— Величайший и справедливейший из государей, — громко и с расстановкой произнёс рыцарь, чтобы присутствующие расслышали каждое его слово, — настоящим я заявляю, что в третью неделю января сего года некий Жак Ле Гри вступил в насильственную плотскую связь с моей женой, мадам Маргаритой де Карруж, против её воли, в месте, известном под названием Капомесниль. За это обвинение я готов поручиться собственной головой и покарать преступника, либо сам пасть на поле боя в означенный час.
Своей торжественной и судьбоносной речью рыцарь привёл в движение неповоротливые жернова королевского правосудия, что стало первым звеном в цепи событий, которые опутают и его самого, и Маргариту, и Жака Ле Гри, их родных и близких, а также многих других представителей французской знати, вовлечённых в этот процесс с момента подачи апелляции.
После торжественного оглашения апелляции и благодарственных слов монарху Карружа вместе с адвокатом проводили из Саль де Консей и выпустили из замка. Теперь рыцарю предстояло ждать (вероятно, несколько недель, а то и месяцев) следующего шага, официального вызова. Король, следуя протоколу, немедленно отправил дело в парижский Парламент, под юрисдикцией которого находились все дуэли, чтобы тот подробно разобрался во всех его хитросплетениях. Но Карл был верховным судьёй государства и председательствовал в Парламенте, поэтому в последующие месяцы он будет жадно следить за подробностями дела «Карруж — Ле Гри».
АПЕЛЛЯЦИЯ
Теперь следовало дать делу ход. Из Венсенского замка в столичный Дворец правосудия был отправлен гонец с письмом, скреплённым королевской печатью. В окружении готического великолепия Дворца правосудия на берегу Сены нанятые Парламентом клерки составили официальный вызов Жаку Ле Гри, которого рыцарь назвал ответчиком по делу. Затем вызов был передан другому гонцу для отправки в Аржантан или любое другое место, где бы ни находился нормандский сквайр.
Получив вызов в Париж, Жак Ле Гри, вероятно, не столько удивился, сколько встревожился. Граф Пьер уже обращался к королю с просьбой не принимать апелляцию Карружа. Но дотошный рыцарь добился-таки королевской аудиенции, и последовавший за этим официальный вызов, предписывающий Жаку Ле Гри срочно явиться в Париж, нельзя было проигнорировать.

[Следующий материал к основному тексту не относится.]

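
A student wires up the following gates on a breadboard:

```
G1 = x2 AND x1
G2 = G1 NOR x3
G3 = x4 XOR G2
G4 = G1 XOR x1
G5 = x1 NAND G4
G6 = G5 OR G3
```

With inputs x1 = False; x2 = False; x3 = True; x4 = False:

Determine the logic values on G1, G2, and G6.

G1 = False, G2 = False, G6 = True

G1 = x2 AND x1 = False AND False = False
G2 = G1 NOR x3 = False NOR True = False
G3 = x4 XOR G2 = False XOR False = False
G4 = G1 XOR x1 = False XOR False = False
G5 = x1 NAND G4 = False NAND False = True
G6 = G5 OR G3 = True OR False = True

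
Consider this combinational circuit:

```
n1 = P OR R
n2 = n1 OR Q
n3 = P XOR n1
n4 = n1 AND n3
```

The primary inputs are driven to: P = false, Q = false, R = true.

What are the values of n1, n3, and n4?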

Прибыв в столицу, Жак Ле Гри срочно встретился со своим адвокатом. Главным защитником Ле Гри был Жан Ле Кок, довольно известный и пользующийся популярностью адвокат. Ле Кок делал кое-какие заметки по делу в своём профессиональном дневнике, изложив там аккуратной юридической латынью некоторые полезные свидетельства и факты. Этот дневник, один из старейших сохранившихся журналов судопроизводства, содержит ценные замечания как о самом процессе, так и о характере сквайра, поскольку Ле Кок записывал туда собственные умозаключения о своём подзащитном по результатам личных бесед.

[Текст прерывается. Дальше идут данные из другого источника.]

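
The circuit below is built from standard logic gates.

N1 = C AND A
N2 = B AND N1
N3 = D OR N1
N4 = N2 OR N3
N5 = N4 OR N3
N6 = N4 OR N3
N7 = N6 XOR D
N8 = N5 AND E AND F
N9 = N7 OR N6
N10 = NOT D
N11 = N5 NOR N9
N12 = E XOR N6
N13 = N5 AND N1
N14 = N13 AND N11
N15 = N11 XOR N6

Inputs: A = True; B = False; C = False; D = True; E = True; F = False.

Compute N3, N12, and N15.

N3 = True; N12 = False; N15 = True

N1 = C AND A = False AND True = False
N2 = B AND N1 = False AND False = False
N3 = D OR N1 = True OR False = True
N4 = N2 OR N3 = False OR True = True
N5 = N4 OR N3 = True OR True = True
N6 = N4 OR N3 = True OR True = True
N7 = N6 XOR D = True XOR True = False
N9 = N7 OR N6 = False OR True = True
N11 = N5 NOR N9 = True NOR True = False
N12 = E XOR N6 = True XOR True = False
N15 = N11 XOR N6 = False XOR True = True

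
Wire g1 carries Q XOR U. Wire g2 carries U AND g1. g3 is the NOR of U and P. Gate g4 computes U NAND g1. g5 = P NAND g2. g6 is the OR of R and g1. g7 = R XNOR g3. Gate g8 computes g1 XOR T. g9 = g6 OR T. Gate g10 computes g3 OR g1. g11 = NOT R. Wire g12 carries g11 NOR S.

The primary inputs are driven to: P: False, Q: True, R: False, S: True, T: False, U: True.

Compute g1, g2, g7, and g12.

g1 = False; g2 = False; g7 = True; g12 = False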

На момент процесса Жану Ле Коку было около тридцати пяти лет. Сын известного адвоката Жана Ле Кока, он унаследовал не только имя и профессию отца, но и его тесные связи с королевским семейством. Среди клиентов Ле Кока младшего были брат короля Людовик Валуа и могущественный дядя монарха, герцог Филипп Бургундский.
Возможно, в защитники Жаку Ле Гри Ле Кока выбрал Парламент, как это часто случалось с делами, возбуждёнными по апелляции. А может, семейство Ле Гри или граф Пьер целенаправленно избрали Ле Кока из-за его близости к королю, чтобы защитить сквайра, оказавшегося в сложной ситуации.
Вскоре Ле Кок обнаружил, что защищать обвинённого в изнасиловании сквайра — задача не из лёгких, к тому же Ле Гри не во всём следовал его советам, упёршись уже в самом начале, когда адвокат посоветовал ему воспользоваться правом на «привилегии духовенства».
Поскольку Жак Ле Гри был не только сквайром, но и духовным лицом — членом некоего священного ордена, человеком образованным, он мог уйти из-под юрисдикции парижского Парламента и требовать передачи дела в Церковный суд, где ни о каких дуэлях не могло быть и речи. Ле Кок вспоминал, что лично давал клиенту подобные рекомендации, чтобы защитить его от риска быть убитым на дуэли.
Но, как писал в своём дневнике расстроенный адвокат, сквайр «в резких выражениях отказался», отвергнув совет Ле Кока, не желая «помочь самому себе». Ле Гри, возможно, твёрдо стоял на своём, потому что собственное тщеславие не позволяло ему выставить себя трусом, особенно теперь, когда его дело слушалось в королевском суде и о нём уже судачила вся Франция.